The ruling NDP party won at least 94 percent of the 444 contested seats at the last poll in 1995, while opposition parties took 31 percent. Opposition figures later accused the government of rigging the elections, although Mubarak has called for this year's elections to be "free and fair".
A previous poll, held in 1992, was marred by violence that killed dozens of people as the government fought Muslim militants who had taken up arms against Mubarak's rule.
According to political analysts, the NDP seeks control of at least two-thirds of the People's Assembly, the margin required to approve nominees for presidential referenda.
In a front-page article in The Wafd, the party's mouthpiece, Gomaa is reported to have said that his party would "wade into the thick of the electoral fight with all of our strength, and insist on capturing at least a hundred seats in the parliament."

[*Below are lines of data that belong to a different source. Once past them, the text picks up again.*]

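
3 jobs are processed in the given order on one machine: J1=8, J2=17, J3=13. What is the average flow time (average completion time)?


Completion times:
  J1: completes at 8
  J2: completes at 25
  J3: completes at 38
Sum = 71
Average = 71/3
= 23.67


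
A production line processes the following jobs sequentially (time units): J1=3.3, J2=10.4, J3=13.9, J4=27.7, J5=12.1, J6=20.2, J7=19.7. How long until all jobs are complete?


Sequential makespan: sum all processing times
= 3.3 + 10.4 + 13.9 + 27.7 + 12.1 + 20.2 + 19.7
= 107.3 time units


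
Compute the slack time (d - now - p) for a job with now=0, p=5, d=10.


Slack = due - current_time - processing
= 10 - 0 - 5
= 5


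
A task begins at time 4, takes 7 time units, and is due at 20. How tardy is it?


Completion = start + processing = 4 + 7 = 11
Tardiness = max(0, C - d) = max(0, 11 - 20)
= max(0, -9)
= 0


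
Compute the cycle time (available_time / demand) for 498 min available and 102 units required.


Cycle time = available time / demand
= 498 / 102
= 4.88 min/unit


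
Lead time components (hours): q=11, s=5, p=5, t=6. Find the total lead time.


Lead time = queue + setup + processing + transit
= 11 + 5 + 5 + 6
= 27 hours


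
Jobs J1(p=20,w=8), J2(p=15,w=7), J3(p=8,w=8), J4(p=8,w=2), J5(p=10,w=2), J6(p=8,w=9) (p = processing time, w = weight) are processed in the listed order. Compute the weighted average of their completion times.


Completion times:
  J1: C=20, w×C=8×20=160
  J2: C=35, w×C=7×35=245
  J3: C=43, w×C=8×43=344
  J4: C=51, w×C=2×51=102
  J5: C=61, w×C=2×61=122
  J6: C=69, w×C=9×69=621
Sum w×C = 1594
Sum w = 36
Weighted avg = 1594/36
= 44.28


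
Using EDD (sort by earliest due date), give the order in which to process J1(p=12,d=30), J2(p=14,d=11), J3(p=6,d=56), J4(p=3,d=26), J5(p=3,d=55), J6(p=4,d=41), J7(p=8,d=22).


EDD: sort by earliest due date
  J2: d=11, p=14
  J7: d=22, p=8
  J4: d=26, p=3
  J1: d=30, p=12
  J6: d=41, p=4
  J5: d=55, p=3
  J3: d=56, p=6
Order: J2 → J7 → J4 → J1 → J6 → J5 → J3


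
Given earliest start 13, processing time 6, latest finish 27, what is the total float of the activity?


EF = ES + duration = 13 + 6 = 19
LS = LF - duration = 27 - 6 = 21
Total Float = LF - EF = 27 - 19
(or LS - ES = 21 - 13)
= 8


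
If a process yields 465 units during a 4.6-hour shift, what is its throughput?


Throughput = units / time
= 465 / 4.6
= 101.1 units/hour


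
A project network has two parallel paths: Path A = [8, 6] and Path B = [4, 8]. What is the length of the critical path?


Path A: 8 + 6 = 14
Path B: 4 + 8 = 12
Critical path = longest = max(14, 12)
= 14 (Path A)


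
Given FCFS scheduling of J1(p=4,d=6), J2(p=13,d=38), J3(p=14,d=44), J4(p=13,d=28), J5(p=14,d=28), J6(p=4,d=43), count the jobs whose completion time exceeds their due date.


Completion vs due date:
  J1: C=4, d=6 → on time
  J2: C=17, d=38 → on time
  J3: C=31, d=44 → on time
  J4: C=44, d=28 → TARDY
  J5: C=58, d=28 → TARDY
  J6: C=62, d=43 → TARDY
Tardy jobs: J4, J5, J6
Count = 3


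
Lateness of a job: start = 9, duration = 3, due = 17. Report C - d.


Completion = 9 + 3 = 12
Lateness = C - d = 12 - 17
= -5


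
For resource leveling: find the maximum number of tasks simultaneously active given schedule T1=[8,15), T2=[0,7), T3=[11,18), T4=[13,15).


Check each time point for overlaps:
  t=13: 3 tasks active (T1, T3, T4)
Max concurrent = 3


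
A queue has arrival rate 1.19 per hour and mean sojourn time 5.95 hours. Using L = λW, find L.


Little's law: L = λ × W
= 1.19 × 5.95
= 7.08


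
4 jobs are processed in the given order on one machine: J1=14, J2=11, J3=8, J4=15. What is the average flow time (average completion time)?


Completion times:
  J1: completes at 14
  J2: completes at 25
  J3: completes at 33
  J4: completes at 48
Sum = 120
Average = 120/4
= 30.00


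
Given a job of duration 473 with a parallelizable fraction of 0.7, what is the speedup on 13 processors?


Amdahl's law: T_p = T × ((1-p) + p/N)
= 473 × ((1-0.7) + 0.7/13)
= 473 × (0.30 + 0.0538)
= 473 × 0.3538
= 167.37
Speedup = 473/167.37
= 2.83×


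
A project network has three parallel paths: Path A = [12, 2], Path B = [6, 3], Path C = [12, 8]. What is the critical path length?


Path A: 12 + 2 = 14
Path B: 6 + 3 = 9
Path C: 12 + 8 = 20
Critical path = longest = max(14, 9, 20)
= 20 (Path C)


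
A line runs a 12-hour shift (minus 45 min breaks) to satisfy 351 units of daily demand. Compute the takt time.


Available = 12×60 - 45 = 675 min
Takt time = 675 / 351
= 1.92 min/unit


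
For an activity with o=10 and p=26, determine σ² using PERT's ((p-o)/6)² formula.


σ² = ((p - o) / 6)² = (p - o)² / 36
= (26 - 10)² / 36
= 16² / 36
= 256 / 36
= 7.1111


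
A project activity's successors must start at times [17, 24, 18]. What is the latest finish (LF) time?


LF = min of all successor start times
Successors start at: [17, 24, 18]
LF = min(17, 24, 18)
= 17


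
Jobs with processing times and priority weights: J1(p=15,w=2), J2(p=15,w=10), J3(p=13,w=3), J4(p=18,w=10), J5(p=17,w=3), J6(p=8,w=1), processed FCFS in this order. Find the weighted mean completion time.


Completion times:
  J1: C=15, w×C=2×15=30
  J2: C=30, w×C=10×30=300
  J3: C=43, w×C=3×43=129
  J4: C=61, w×C=10×61=610
  J5: C=78, w×C=3×78=234
  J6: C=86, w×C=1×86=86
Sum w×C = 1389
Sum w = 29
Weighted avg = 1389/29
= 47.90


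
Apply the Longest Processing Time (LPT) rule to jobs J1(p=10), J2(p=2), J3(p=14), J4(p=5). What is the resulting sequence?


LPT: sort by longest processing time first
  J3: p=14
  J1: p=10
  J4: p=5
  J2: p=2
Order: J3 → J1 → J4 → J2


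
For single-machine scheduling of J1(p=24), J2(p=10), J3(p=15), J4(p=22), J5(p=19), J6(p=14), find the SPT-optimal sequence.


SPT: sort by shortest processing time
  J2: p=10
  J6: p=14
  J3: p=15
  J5: p=19
  J4: p=22
  J1: p=24
Order: J2 → J6 → J3 → J5 → J4 → J1


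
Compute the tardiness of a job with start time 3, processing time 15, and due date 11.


Completion = start + processing = 3 + 15 = 18
Tardiness = max(0, C - d) = max(0, 18 - 11)
= max(0, 7)
= 7


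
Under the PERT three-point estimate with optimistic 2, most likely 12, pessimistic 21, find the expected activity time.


te = (o + 4m + p) / 6
= (2 + 4×12 + 21) / 6
= (2 + 48 + 21) / 6
= 71 / 6
= 11.83


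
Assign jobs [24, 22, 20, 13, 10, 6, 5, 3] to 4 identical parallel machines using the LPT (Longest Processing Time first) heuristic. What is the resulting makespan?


Jobs (LPT sorted): [24, 22, 20, 13, 10, 6, 5, 3]
Machines: 4
  J=24 → Machine 1 (load: 0+24=24)
  J=22 → Machine 2 (load: 0+22=22)
  J=20 → Machine 3 (load: 0+20=20)
  J=13 → Machine 4 (load: 0+13=13)
  J=10 → Machine 4 (load: 13+10=23)
  J=6 → Machine 3 (load: 20+6=26)
  J=5 → Machine 2 (load: 22+5=27)
  J=3 → Machine 4 (load: 23+3=26)
Machine loads: [24, 27, 26, 26]
Makespan = max = 27 time units


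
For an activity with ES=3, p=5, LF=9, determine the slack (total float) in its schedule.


EF = ES + duration = 3 + 5 = 8
LS = LF - duration = 9 - 5 = 4
Total Float = LF - EF = 9 - 8
(or LS - ES = 4 - 3)
= 1


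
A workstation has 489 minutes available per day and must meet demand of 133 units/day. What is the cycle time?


Cycle time = available time / demand
= 489 / 133
= 3.68 min/unit


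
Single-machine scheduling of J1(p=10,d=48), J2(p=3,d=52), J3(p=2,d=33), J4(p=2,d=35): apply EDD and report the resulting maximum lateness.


EDD order: J3 → J4 → J1 → J2
Completion and lateness:
  J3: C=2, d=33, L=2-33=-31
  J4: C=4, d=35, L=4-35=-31
  J1: C=14, d=48, L=14-48=-34
  J2: C=17, d=52, L=17-52=-35
Lmax = max(-31, -31, -34, -35)
= -31


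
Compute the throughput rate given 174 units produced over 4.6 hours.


Throughput = units / time
= 174 / 4.6
= 37.8 units/hour


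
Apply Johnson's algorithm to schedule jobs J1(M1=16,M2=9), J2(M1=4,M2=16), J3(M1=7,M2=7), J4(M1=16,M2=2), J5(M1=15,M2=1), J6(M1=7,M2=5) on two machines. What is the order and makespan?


Johnson's rule:
Group 1 (M1≤M2, sort by M1): ['J2', 'J3']
Group 2 (M1>M2, sort desc M2): ['J1', 'J6', 'J4', 'J5']
Sequence: J2 → J3 → J1 → J6 → J4 → J5
Makespan calculation:
  J2: M1 done=4, M2 done=20
  J3: M1 done=11, M2 done=27
  J1: M1 done=27, M2 done=36
  J6: M1 done=34, M2 done=41
  J4: M1 done=50, M2 done=52
  J5: M1 done=65, M2 done=66
= Sequence: J2 → J3 → J1 → J6 → J4 → J5, Makespan: 66


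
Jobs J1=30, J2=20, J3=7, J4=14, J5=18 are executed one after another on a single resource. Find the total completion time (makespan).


Sequential makespan: sum all processing times
= 30 + 20 + 7 + 14 + 18
= 89 time units


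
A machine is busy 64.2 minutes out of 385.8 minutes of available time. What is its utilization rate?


Utilization = busy / total × 100
= 64.2 / 385.8 × 100
= 16.6%


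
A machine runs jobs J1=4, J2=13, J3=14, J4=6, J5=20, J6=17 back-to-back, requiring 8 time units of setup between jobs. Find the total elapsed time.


Makespan = Σ processing + (n-1) × setup
= (4 + 13 + 14 + 6 + 20 + 17) + (6-1)×8
= 74 + 40
= 114 time units


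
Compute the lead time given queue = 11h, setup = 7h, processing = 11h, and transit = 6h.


Lead time = queue + setup + processing + transit
= 11 + 7 + 11 + 6
= 35 hours


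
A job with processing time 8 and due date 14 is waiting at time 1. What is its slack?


Slack = due - current_time - processing
= 14 - 1 - 8
= 5


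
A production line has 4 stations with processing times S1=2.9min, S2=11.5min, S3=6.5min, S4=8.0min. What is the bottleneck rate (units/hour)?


Bottleneck = longest station time
Station times: [2.9, 11.5, 6.5, 8.0]
Max = 11.5 min
Rate = 60 / 11.5
= 5.22 units/hour (bottleneck: 11.5min)


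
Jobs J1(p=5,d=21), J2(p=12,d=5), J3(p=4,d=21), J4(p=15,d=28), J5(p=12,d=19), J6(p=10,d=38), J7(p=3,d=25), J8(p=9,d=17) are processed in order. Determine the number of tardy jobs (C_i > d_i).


Completion vs due date:
  J1: C=5, d=21 → on time
  J2: C=17, d=5 → TARDY
  J3: C=21, d=21 → on time
  J4: C=36, d=28 → TARDY
  J5: C=48, d=19 → TARDY
  J6: C=58, d=38 → TARDY
  J7: C=61, d=25 → TARDY
  J8: C=70, d=17 → TARDY
Tardy jobs: J2, J4, J5, J6, J7, J8
Count = 6


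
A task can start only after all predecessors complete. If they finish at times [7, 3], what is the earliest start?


ES = max of all predecessor completion times
Predecessors: [7, 3]
ES = max(7, 3)
= 7


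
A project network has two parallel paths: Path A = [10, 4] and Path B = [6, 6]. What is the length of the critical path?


Path A: 10 + 4 = 14
Path B: 6 + 6 = 12
Critical path = longest = max(14, 12)
= 14 (Path A)


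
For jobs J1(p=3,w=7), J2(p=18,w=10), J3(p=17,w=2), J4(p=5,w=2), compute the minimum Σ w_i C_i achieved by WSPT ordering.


WSPT order (by p/w): J1 → J2 → J4 → J3
  J1: C=3, w·C=7×3=21
  J2: C=21, w·C=10×21=210
  J4: C=26, w·C=2×26=52
  J3: C=43, w·C=2×43=86
Σ w·C = 369
= 369


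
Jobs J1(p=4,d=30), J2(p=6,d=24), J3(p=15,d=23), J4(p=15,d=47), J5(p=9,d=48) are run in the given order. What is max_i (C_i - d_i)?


Lateness per job (L = C - d):
  J1: C=4, d=30, L=-26
  J2: C=10, d=24, L=-14
  J3: C=25, d=23, L=2
  J4: C=40, d=47, L=-7
  J5: C=49, d=48, L=1
Lmax = max(-26, -14, 2, -7, 1)
= 2


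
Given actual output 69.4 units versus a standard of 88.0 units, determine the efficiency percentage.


Efficiency = (actual / standard) × 100
= (69.4 / 88.0) × 100
= 78.9%


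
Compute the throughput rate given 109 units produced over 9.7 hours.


Throughput = units / time
= 109 / 9.7
= 11.2 units/hour


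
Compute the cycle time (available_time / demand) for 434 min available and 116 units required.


Cycle time = available time / demand
= 434 / 116
= 3.74 min/unit


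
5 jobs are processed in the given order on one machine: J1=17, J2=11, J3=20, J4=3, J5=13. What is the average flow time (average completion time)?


Completion times:
  J1: completes at 17
  J2: completes at 28
  J3: completes at 48
  J4: completes at 51
  J5: completes at 64
Sum = 208
Average = 208/5
= 41.60


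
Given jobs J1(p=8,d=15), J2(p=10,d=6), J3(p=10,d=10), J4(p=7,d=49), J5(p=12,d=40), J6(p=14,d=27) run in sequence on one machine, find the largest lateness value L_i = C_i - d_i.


Lateness per job (L = C - d):
  J1: C=8, d=15, L=-7
  J2: C=18, d=6, L=12
  J3: C=28, d=10, L=18
  J4: C=35, d=49, L=-14
  J5: C=47, d=40, L=7
  J6: C=61, d=27, L=34
Lmax = max(-7, 12, 18, -14, 7, 34)
= 34


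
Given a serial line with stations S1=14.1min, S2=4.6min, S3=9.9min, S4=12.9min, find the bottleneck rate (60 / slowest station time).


Bottleneck = longest station time
Station times: [14.1, 4.6, 9.9, 12.9]
Max = 14.1 min
Rate = 60 / 14.1
= 4.26 units/hour (bottleneck: 14.1min)


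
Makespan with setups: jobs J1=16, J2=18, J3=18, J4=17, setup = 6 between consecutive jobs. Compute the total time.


Makespan = Σ processing + (n-1) × setup
= (16 + 18 + 18 + 17) + (4-1)×6
= 69 + 18
= 87 time units


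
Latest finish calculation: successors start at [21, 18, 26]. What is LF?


LF = min of all successor start times
Successors start at: [21, 18, 26]
LF = min(21, 18, 26)
= 18


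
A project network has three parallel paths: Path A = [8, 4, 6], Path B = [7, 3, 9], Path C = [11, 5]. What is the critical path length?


Path A: 8 + 4 + 6 = 18
Path B: 7 + 3 + 9 = 19
Path C: 11 + 5 = 16
Critical path = longest = max(18, 19, 16)
= 19 (Path B)


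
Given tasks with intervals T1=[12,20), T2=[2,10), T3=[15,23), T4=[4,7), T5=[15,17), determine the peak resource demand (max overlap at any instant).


Check each time point for overlaps:
  t=15: 3 tasks active (T1, T3, T5)
Max concurrent = 3


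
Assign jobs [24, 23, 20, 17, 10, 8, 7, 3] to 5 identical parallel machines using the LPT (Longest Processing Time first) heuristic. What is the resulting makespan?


Jobs (LPT sorted): [24, 23, 20, 17, 10, 8, 7, 3]
Machines: 5
  J=24 → Machine 1 (load: 0+24=24)
  J=23 → Machine 2 (load: 0+23=23)
  J=20 → Machine 3 (load: 0+20=20)
  J=17 → Machine 4 (load: 0+17=17)
  J=10 → Machine 5 (load: 0+10=10)
  J=8 → Machine 5 (load: 10+8=18)
  J=7 → Machine 4 (load: 17+7=24)
  J=3 → Machine 5 (load: 18+3=21)
Machine loads: [24, 23, 20, 24, 21]
Makespan = max = 24 time units


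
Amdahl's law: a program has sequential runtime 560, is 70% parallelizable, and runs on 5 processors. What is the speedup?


Amdahl's law: T_p = T × ((1-p) + p/N)
= 560 × ((1-0.7) + 0.7/5)
= 560 × (0.30 + 0.1400)
= 560 × 0.4400
= 246.40
Speedup = 560/246.40
= 2.27×


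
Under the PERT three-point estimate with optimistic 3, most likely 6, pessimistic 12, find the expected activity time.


te = (o + 4m + p) / 6
= (3 + 4×6 + 12) / 6
= (3 + 24 + 12) / 6
= 39 / 6
= 6.50


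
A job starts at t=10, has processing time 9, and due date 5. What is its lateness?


Completion = 10 + 9 = 19
Lateness = C - d = 19 - 5
= 14


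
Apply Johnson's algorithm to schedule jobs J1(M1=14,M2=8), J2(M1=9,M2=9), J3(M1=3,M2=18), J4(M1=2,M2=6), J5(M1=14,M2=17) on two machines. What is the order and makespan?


Johnson's rule:
Group 1 (M1≤M2, sort by M1): ['J4', 'J3', 'J2', 'J5']
Group 2 (M1>M2, sort desc M2): ['J1']
Sequence: J4 → J3 → J2 → J5 → J1
Makespan calculation:
  J4: M1 done=2, M2 done=8
  J3: M1 done=5, M2 done=26
  J2: M1 done=14, M2 done=35
  J5: M1 done=28, M2 done=52
  J1: M1 done=42, M2 done=60
= Sequence: J4 → J3 → J2 → J5 → J1, Makespan: 60


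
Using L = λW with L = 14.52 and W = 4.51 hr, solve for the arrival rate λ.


Little's law: L = λW → λ = L / W
= 14.52 / 4.51
= 3.22 per hour


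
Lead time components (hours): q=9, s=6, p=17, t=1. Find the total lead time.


Lead time = queue + setup + processing + transit
= 9 + 6 + 17 + 1
= 33 hours


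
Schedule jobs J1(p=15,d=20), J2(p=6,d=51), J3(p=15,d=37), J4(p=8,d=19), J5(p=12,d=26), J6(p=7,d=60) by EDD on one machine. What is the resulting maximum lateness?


EDD order: J4 → J1 → J5 → J3 → J2 → J6
Completion and lateness:
  J4: C=8, d=19, L=8-19=-11
  J1: C=23, d=20, L=23-20=3
  J5: C=35, d=26, L=35-26=9
  J3: C=50, d=37, L=50-37=13
  J2: C=56, d=51, L=56-51=5
  J6: C=63, d=60, L=63-60=3
Lmax = max(-11, 3, 9, 13, 5, 3)
= 13


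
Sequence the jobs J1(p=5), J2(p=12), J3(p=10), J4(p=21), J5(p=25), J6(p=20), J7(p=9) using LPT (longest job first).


LPT: sort by longest processing time first
  J5: p=25
  J4: p=21
  J6: p=20
  J2: p=12
  J3: p=10
  J7: p=9
  J1: p=5
Order: J5 → J4 → J6 → J2 → J3 → J7 → J1


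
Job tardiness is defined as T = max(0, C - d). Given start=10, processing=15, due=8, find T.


Completion = start + processing = 10 + 15 = 25
Tardiness = max(0, C - d) = max(0, 25 - 8)
= max(0, 17)
= 17


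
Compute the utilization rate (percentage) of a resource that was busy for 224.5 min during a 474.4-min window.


Utilization = busy / total × 100
= 224.5 / 474.4 × 100
= 47.3%


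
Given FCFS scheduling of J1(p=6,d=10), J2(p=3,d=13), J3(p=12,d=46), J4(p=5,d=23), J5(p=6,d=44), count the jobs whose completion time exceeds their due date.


Completion vs due date:
  J1: C=6, d=10 → on time
  J2: C=9, d=13 → on time
  J3: C=21, d=46 → on time
  J4: C=26, d=23 → TARDY
  J5: C=32, d=44 → on time
Tardy jobs: J4
Count = 1


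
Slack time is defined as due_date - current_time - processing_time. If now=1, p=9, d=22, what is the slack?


Slack = due - current_time - processing
= 22 - 1 - 9
= 12


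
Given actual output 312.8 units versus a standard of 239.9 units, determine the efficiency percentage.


Efficiency = (actual / standard) × 100
= (312.8 / 239.9) × 100
= 130.4%


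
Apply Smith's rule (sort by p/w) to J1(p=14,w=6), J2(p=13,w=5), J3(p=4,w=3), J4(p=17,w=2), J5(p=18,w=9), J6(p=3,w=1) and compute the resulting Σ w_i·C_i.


WSPT order (by p/w): J3 → J5 → J1 → J2 → J6 → J4
  J3: C=4, w·C=3×4=12
  J5: C=22, w·C=9×22=198
  J1: C=36, w·C=6×36=216
  J2: C=49, w·C=5×49=245
  J6: C=52, w·C=1×52=52
  J4: C=69, w·C=2×69=138
Σ w·C = 861
= 861


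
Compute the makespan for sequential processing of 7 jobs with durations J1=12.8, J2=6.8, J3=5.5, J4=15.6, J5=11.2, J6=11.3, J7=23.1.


Sequential makespan: sum all processing times
= 12.8 + 6.8 + 5.5 + 15.6 + 11.2 + 11.3 + 23.1
= 86.3 time units


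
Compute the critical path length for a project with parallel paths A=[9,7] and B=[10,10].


Path A: 9 + 7 = 16
Path B: 10 + 10 = 20
Critical path = longest = max(16, 20)
= 20 (Path B)


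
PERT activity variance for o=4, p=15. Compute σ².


σ² = ((p - o) / 6)² = (p - o)² / 36
= (15 - 4)² / 36
= 11² / 36
= 121 / 36
= 3.3611


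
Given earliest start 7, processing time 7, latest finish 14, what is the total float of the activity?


EF = ES + duration = 7 + 7 = 14
LS = LF - duration = 14 - 7 = 7
Total Float = LF - EF = 14 - 14
(or LS - ES = 7 - 7)
= 0


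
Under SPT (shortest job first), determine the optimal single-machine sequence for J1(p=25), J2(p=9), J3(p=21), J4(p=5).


SPT: sort by shortest processing time
  J4: p=5
  J2: p=9
  J3: p=21
  J1: p=25
Order: J4 → J2 → J3 → J1


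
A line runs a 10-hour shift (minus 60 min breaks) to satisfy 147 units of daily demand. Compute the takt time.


Available = 10×60 - 60 = 540 min
Takt time = 540 / 147
= 3.67 min/unit


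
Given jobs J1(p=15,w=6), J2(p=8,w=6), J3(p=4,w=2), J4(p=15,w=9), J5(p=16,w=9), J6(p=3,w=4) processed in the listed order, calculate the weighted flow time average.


Completion times:
  J1: C=15, w×C=6×15=90
  J2: C=23, w×C=6×23=138
  J3: C=27, w×C=2×27=54
  J4: C=42, w×C=9×42=378
  J5: C=58, w×C=9×58=522
  J6: C=61, w×C=4×61=244
Sum w×C = 1426
Sum w = 36
Weighted avg = 1426/36
= 39.61


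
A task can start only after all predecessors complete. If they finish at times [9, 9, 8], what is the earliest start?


ES = max of all predecessor completion times
Predecessors: [9, 9, 8]
ES = max(9, 9, 8)
= 9


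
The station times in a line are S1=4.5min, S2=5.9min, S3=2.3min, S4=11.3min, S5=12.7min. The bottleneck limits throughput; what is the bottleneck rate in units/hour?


Bottleneck = longest station time
Station times: [4.5, 5.9, 2.3, 11.3, 12.7]
Max = 12.7 min
Rate = 60 / 12.7
= 4.72 units/hour (bottleneck: 12.7min)


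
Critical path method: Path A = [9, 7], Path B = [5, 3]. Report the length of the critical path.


Path A: 9 + 7 = 16
Path B: 5 + 3 = 8
Critical path = longest = max(16, 8)
= 16 (Path A)


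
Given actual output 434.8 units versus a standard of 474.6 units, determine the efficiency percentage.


Efficiency = (actual / standard) × 100
= (434.8 / 474.6) × 100
= 91.6%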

"This percentage of seats in the People's Assembly," Gomaa went on, "is considered the beginning of political stability and democratic reform." He then announced that the Wafd would present itself to the people of Egypt as an alternative to the political system which has run the country, and held 90 percent of seats in parliament, for fifty years.
He went on to confirm his party's rejection of further implementation of the emergency law, which has remained in force since Muslim militants assassinated President Anwar Sadat in 1981.
The law allows the authorities to detain suspects without charge for a renewable six-month period.
Meanwhile, in Wednesday's [Sept. 27] edition of the official government daily, Al Ahram, it was reported that the government has a new plan for giving thirty minutes of air time, on both radio and television, to all opposition parties contending for seats in the election.
The report said "the plan would allow the heads of different parties thirty minutes of radio and television time to explain their ideas and proposed programs and to encourage their candidates, without bias towards any of the parties."